Optimization of 4-(N-cycloamino)phenylquinazolines as a novel class of tubulin-polymerization inhibitors targeting the colchicine site
Wang, Xiao-Feng,Guan, Fang,Ohkoshi, Emika,Guo, Wanjun,Wang, Lili,Zhu, Dong-Qing,Wang, Sheng-Biao,Wang, Li-Ting,Hamel, Ernest,Yang, Dexuan,Li, Linna,Qian, Keduo,Morris-Natschke, Susan L.,Yuan, Shoujun,Lee, Kuo-Hsiung,Xie, Lan
, p. 1390 - 1402 (2014/03/21)
The 6-methoxy-1,2,3,4-tetrahydroquinoline moiety in prior leads 2-chloro- and 2-methyl-4-(6-methoxy-3,4-dihydroquinolin-1(2H)-yl)quinazoline (1a and 1b) was modified to produce 4-(N-cycloamino)quinazolines (4a-c and 5a-m).

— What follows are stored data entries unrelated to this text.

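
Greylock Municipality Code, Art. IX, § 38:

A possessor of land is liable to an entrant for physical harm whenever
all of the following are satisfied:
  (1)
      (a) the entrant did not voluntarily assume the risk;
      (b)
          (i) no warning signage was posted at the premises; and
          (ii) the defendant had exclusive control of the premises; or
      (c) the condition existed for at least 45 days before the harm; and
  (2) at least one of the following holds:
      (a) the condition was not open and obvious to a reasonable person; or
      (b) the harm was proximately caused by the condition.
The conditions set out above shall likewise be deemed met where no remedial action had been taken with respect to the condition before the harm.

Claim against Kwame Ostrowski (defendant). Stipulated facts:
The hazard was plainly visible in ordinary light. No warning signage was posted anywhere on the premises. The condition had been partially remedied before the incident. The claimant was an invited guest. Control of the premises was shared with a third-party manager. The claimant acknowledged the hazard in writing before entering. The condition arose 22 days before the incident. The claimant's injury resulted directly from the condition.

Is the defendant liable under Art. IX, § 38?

No — not liable.

(a) no assumed risk — not met.
(i) no signage posted — satisfied.
(ii) exclusive control — not met.
So (b) is not satisfied (T AND F).
(c) condition ≥45 days old — not satisfied.
(1) = F OR F OR F = false.
(a) not open/obvious — not satisfied.
(b) proximate cause — satisfied.
(2) = F OR T = true.
So Overall is not satisfied (F AND T).
Exception (no remedial action) — not satisfied.
Result: main false OR exception false → false.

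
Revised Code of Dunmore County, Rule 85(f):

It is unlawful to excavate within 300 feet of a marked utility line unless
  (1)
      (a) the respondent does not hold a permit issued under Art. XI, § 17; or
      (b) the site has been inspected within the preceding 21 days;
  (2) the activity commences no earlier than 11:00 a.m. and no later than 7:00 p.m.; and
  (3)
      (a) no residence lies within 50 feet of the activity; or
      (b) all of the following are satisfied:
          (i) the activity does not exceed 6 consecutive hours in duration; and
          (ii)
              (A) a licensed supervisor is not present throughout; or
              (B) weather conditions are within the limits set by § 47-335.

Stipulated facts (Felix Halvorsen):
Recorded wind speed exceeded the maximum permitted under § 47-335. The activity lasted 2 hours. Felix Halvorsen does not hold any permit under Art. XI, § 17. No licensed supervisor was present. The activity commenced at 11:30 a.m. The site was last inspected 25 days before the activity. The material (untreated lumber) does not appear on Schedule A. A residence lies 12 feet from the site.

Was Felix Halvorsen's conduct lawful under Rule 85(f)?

(a) not (holds permit) — satisfied.
(b) site inspected — fails.
(1): T OR F → true.
(2) start within hours — satisfied.
(a) no residence in 50 ft — not satisfied.
(i) ≤ 6 hrs duration — holds.
(A) not (supervisor present) — holds.
(B) weather ok — not satisfied.
(ii): T OR F → true.
(b): T AND T → true.
(3): F OR T → true.
So Overall is satisfied (T AND T AND T).

Yes — lawful.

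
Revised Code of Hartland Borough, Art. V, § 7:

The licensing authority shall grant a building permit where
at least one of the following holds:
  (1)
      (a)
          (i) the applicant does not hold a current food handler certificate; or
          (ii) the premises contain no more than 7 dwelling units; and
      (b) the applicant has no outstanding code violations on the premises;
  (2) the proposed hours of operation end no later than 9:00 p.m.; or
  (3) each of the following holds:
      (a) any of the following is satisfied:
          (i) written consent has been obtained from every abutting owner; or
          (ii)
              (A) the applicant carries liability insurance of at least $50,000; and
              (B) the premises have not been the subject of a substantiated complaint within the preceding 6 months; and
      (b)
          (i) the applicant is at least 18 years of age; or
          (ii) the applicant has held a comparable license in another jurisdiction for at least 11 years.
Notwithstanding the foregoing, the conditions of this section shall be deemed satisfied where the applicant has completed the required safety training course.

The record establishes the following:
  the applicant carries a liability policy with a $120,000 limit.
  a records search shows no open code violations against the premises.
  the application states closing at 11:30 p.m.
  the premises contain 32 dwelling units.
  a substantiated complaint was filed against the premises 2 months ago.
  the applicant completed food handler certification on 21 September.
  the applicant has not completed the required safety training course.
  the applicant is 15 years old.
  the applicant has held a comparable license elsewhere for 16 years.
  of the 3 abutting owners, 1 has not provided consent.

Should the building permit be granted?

No — denied.

(i) not (food handler cert.) — not satisfied.
(ii) ≤ 7 units — not met.
(a): F OR F → false.
(b) no code violations — satisfied.
(1) = F AND T = false.
(2) closes by 9 p.m. — not met.
(i) all abutters consent — fails.
(A) insurance ≥ $50,000 — satisfied.
(B) no complaint in 6 mo. — not met.
(ii) = T AND F = false.
So (a) is not satisfied (F OR F).
(i) age ≥ 18 — not satisfied.
(ii) prior license ≥ 11 yr — satisfied.
(b): F OR T → true.
(3) = F AND T = false.
Overall: F OR F OR F → false.
Exception (safety training) — not satisfied.
Result: main false OR exception false → false.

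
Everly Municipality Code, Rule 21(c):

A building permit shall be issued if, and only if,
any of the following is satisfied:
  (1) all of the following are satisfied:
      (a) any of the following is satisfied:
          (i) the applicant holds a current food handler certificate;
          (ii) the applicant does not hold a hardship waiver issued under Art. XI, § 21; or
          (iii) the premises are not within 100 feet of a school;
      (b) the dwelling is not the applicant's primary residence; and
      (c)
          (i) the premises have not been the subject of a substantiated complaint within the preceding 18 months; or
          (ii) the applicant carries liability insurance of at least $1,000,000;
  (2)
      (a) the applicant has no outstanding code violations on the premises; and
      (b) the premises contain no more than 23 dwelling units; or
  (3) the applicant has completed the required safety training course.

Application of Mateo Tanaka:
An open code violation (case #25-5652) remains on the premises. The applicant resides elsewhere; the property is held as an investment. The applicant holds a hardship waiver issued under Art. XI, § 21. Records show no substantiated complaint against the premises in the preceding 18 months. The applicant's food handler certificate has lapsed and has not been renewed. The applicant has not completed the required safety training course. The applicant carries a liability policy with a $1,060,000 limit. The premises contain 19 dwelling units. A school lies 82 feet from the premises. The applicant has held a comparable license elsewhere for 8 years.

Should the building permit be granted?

No — denied.

(i) food handler cert. — not met.
(ii) not (hardship waiver) — not satisfied.
(iii) ≥100 ft from school — not satisfied.
(a): F OR F OR F → false.
(b) not (primary residence) — holds.
(i) no complaint in 18 mo. — holds.
(ii) insurance ≥ $1,000,000 — met.
(c): T OR T → true.
So (1) is not satisfied (F AND T AND T).
(a) no code violations — not met.
(b) ≤ 23 units — holds.
(2) = F AND T = false.
(3) safety training — not met.
So Overall is not satisfied (F OR F OR F).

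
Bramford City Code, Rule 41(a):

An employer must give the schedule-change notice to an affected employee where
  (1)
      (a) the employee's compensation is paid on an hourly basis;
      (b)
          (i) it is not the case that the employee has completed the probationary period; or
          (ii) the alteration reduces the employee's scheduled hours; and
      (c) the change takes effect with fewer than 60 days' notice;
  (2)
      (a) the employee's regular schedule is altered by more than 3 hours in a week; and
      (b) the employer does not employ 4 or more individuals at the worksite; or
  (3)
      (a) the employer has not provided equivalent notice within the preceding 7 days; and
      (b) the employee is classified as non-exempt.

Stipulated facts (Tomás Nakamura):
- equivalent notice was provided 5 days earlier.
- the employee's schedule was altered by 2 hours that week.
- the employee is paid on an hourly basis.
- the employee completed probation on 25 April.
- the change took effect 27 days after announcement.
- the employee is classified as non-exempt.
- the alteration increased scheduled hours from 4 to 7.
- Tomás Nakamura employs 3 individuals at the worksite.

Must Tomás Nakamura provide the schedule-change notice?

No — not required.

(a) hourly-paid — satisfied.
(i) not (past probation) — fails.
(ii) hours reduced — not met.
(b) = F OR F = false.
(c) < 60 days' notice — holds.
So (1) is not satisfied (T AND F AND T).
(a) schedule shift > 3h — not met.
(b) not (≥ 4 at site) — met.
(2): F AND T → false.
(a) no recent notice — fails.
(b) non-exempt — met.
So (3) is not satisfied (F AND T).
Overall = F OR F OR F = false.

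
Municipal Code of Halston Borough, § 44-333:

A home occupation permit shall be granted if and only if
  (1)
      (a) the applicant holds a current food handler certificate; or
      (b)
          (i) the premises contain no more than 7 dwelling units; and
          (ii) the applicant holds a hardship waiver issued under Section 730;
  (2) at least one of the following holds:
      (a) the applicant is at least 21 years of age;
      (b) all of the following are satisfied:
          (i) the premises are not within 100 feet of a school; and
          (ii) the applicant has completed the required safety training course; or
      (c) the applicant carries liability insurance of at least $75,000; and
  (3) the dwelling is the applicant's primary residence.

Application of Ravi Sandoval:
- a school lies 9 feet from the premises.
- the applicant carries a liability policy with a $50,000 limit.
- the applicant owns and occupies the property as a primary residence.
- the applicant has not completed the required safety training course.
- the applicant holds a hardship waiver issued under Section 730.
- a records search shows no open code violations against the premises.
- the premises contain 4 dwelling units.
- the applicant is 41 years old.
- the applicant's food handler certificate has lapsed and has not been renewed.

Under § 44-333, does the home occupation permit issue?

Yes — granted.

(a) food handler cert. — fails.
(i) ≤ 7 units — holds.
(ii) hardship waiver — holds.
So (b) is satisfied (T AND T).
(1): F OR T → true.
(a) age ≥ 21 — holds.
(i) ≥100 ft from school — not satisfied.
(ii) safety training — not satisfied.
(b): F AND F → false.
(c) insurance ≥ $75,000 — fails.
(2): T OR F OR F → true.
(3) primary residence — holds.
Overall: T AND T AND T → true.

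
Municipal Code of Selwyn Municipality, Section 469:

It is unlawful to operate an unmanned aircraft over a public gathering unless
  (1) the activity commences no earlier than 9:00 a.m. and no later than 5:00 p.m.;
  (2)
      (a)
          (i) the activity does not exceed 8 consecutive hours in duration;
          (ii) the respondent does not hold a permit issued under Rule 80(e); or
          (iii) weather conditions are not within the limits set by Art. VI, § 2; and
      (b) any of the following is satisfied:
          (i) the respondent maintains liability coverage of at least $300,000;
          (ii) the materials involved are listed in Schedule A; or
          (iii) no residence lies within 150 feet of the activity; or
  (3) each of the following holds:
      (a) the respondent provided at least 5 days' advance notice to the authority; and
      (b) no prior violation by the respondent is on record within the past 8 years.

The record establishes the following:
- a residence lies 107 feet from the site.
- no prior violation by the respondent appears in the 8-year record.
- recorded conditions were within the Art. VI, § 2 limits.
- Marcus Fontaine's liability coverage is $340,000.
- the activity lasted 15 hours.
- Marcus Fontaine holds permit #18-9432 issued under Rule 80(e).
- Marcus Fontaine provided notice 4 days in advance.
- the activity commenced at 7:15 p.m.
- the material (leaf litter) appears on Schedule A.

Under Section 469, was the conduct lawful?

No — unlawful.

(1) start within hours — fails.
(i) ≤ 8 hrs duration — fails.
(ii) not (holds permit) — not satisfied.
(iii) not (weather ok) — fails.
(a): F OR F OR F → false.
(i) coverage ≥ $300,000 — holds.
(ii) Schedule A material — satisfied.
(iii) no residence in 150 ft — not satisfied.
So (b) is satisfied (T OR T OR F).
So (2) is not satisfied (F AND T).
(a) ≥5 days' notice — not met.
(b) no prior violation — holds.
So (3) is not satisfied (F AND T).
Overall = F OR F OR F = false.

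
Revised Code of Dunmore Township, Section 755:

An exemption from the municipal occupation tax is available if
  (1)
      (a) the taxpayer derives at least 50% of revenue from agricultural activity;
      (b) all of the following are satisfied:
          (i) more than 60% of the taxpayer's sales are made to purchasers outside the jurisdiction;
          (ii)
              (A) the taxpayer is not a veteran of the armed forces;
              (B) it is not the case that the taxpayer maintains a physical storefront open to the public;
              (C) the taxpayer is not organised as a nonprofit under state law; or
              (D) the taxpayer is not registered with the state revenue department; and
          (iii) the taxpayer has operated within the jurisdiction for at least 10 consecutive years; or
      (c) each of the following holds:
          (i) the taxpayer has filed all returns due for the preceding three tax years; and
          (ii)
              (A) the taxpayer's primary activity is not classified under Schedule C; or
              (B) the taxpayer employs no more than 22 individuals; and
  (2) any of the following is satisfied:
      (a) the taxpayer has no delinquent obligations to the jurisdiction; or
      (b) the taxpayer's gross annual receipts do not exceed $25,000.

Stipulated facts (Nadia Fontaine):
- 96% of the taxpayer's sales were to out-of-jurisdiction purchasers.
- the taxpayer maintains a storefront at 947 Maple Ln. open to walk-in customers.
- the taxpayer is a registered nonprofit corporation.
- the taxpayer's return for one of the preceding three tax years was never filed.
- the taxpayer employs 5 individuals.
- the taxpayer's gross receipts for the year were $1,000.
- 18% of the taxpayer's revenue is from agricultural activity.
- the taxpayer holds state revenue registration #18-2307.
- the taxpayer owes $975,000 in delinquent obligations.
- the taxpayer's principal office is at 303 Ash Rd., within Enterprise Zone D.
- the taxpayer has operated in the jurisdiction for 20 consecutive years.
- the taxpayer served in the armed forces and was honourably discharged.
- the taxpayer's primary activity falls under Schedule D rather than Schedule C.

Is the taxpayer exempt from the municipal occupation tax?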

The new compounds were evaluated in cytotoxicity and tubulin inhibition assays, resulting in the discovery of new tubulin-polymerization inhibitors. 7-Methoxy-4-(2-methylquinazolin-4-yl)-3,4-dihydroquinoxalin-2(1H)-one (5f), the most potent compound, exhibited high in vitro cytotoxic activity (GI 50 1.9-3.2 nM), significant potency against tubulin assembly (IC 50 0.77 μM), and substantial inhibition of colchicine binding (99% at 5 μM). In mechanism studies, 5f caused cell arrest in G2/M phase, disrupted microtubule formation, and competed mostly at the colchicine site on tubulin. Compound 5f and N-methylated analogue 5g were evaluated in nude mouse MCF7 xenograft models to validate their antitumor activity. Compound 5g displayed significant in vivo activity (tumor inhibitory rate 51%) at a dose of 4 mg/kg without obvious toxicity, whereas 5f unexpectedly resulted in toxicity and death at the same dose.